A good old-fashioned type-two-fun romp is just the ticket to shake up a monotonous week. Even better if it’s someone else’s type-two-fun romp! Running the Roof brings us along for 51 minutes of dust and tears as three friends run the equivalent of ten marathons in Tajikistan’s Pamir mountains, a remote area often called “the roof of the world.” There is no why, just a plan to run from the border of Afghanistan to the border of China after a drunken bet. As with any good sufferfest, it comes to feel like a meaningful endeavor but stands on its own as an entertaining journey that you might be glad not to be a part of. Once you get past the filmmakers’ repeated, astonished assertions that hardly anyone even realizes this place exists (Tajikistan! It’s a whole country!), just sit back and enjoy the incredible desert views.

‘Voice Above Water’

This peaceful short film focuses on Wayan, a 90-year-old fisherman in Bali, Indonesia, who can no longer fish. Not because he’s too old—the film seizes every opportunity to show Wayan diving into the ocean, paddling his boat, and otherwise being extremely spry.
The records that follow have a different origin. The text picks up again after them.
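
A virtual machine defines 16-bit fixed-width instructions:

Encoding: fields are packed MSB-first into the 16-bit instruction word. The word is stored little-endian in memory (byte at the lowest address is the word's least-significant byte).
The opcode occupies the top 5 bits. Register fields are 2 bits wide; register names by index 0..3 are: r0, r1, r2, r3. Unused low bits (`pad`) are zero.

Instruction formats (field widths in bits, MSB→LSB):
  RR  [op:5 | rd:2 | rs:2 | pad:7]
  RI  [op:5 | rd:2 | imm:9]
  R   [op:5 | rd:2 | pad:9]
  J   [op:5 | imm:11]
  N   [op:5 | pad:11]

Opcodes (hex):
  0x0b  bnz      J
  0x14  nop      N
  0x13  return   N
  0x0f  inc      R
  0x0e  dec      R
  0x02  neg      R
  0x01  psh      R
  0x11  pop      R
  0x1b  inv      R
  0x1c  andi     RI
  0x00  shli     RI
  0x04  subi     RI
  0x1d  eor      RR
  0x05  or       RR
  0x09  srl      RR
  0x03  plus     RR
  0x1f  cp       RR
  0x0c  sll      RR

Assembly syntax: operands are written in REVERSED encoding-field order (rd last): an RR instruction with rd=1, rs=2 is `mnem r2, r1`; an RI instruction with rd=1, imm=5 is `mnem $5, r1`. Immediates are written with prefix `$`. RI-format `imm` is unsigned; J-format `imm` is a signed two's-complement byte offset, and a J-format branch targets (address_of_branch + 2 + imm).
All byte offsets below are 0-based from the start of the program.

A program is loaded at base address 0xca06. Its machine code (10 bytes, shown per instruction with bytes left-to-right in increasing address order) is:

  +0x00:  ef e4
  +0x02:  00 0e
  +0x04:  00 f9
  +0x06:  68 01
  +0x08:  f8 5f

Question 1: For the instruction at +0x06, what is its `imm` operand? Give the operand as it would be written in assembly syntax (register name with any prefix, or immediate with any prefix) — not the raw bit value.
[06] 68 01 → 0x0168
  opcode bits[15:11]=0x0: shli/RI
  [10:9] rd=0 = r0
  [8:0] imm=360 = $360

$360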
Instead, he can’t fish because there’s too much plastic trash in the ocean, so he resolves to take his boat out and clean up the detritus. His single-minded dedication to the task has already amassed a huge pit of such garbage. Wayan’s charisma is enough to power a full-length film, and his determined work as an environmentalist delivers an impactful message about personal action in the face of overwhelming problems. 

‘Free as Can Be’ 

Climbing may be one of the most thoroughly and colorfully documented adventure sports, and the 30-minute Free as Can Be feels like a perfect encapsulation of the sport’s constant dialogue between present and past. The film brings together Jordan Cannon, a 25-year-old who loves climbing history, and Mark Hudon, a 64-year-old Yosemite free-climbing veteran. As the two men like to point out, they could not be more different. Cannon is only a few years into his climbing obsession, while Hudon’s career reaches back to the 1970s. But their goals align when it comes to free-climbing El Capitan’s Freerider (5.13a): Cannon wants to do it in a day, and Hudon wants to be the oldest person to do it. The climbing partners are delightful together, adding endearing intergenerational banter (and quite a bit of singing) to the well-populated genre of Yosemite climbing films.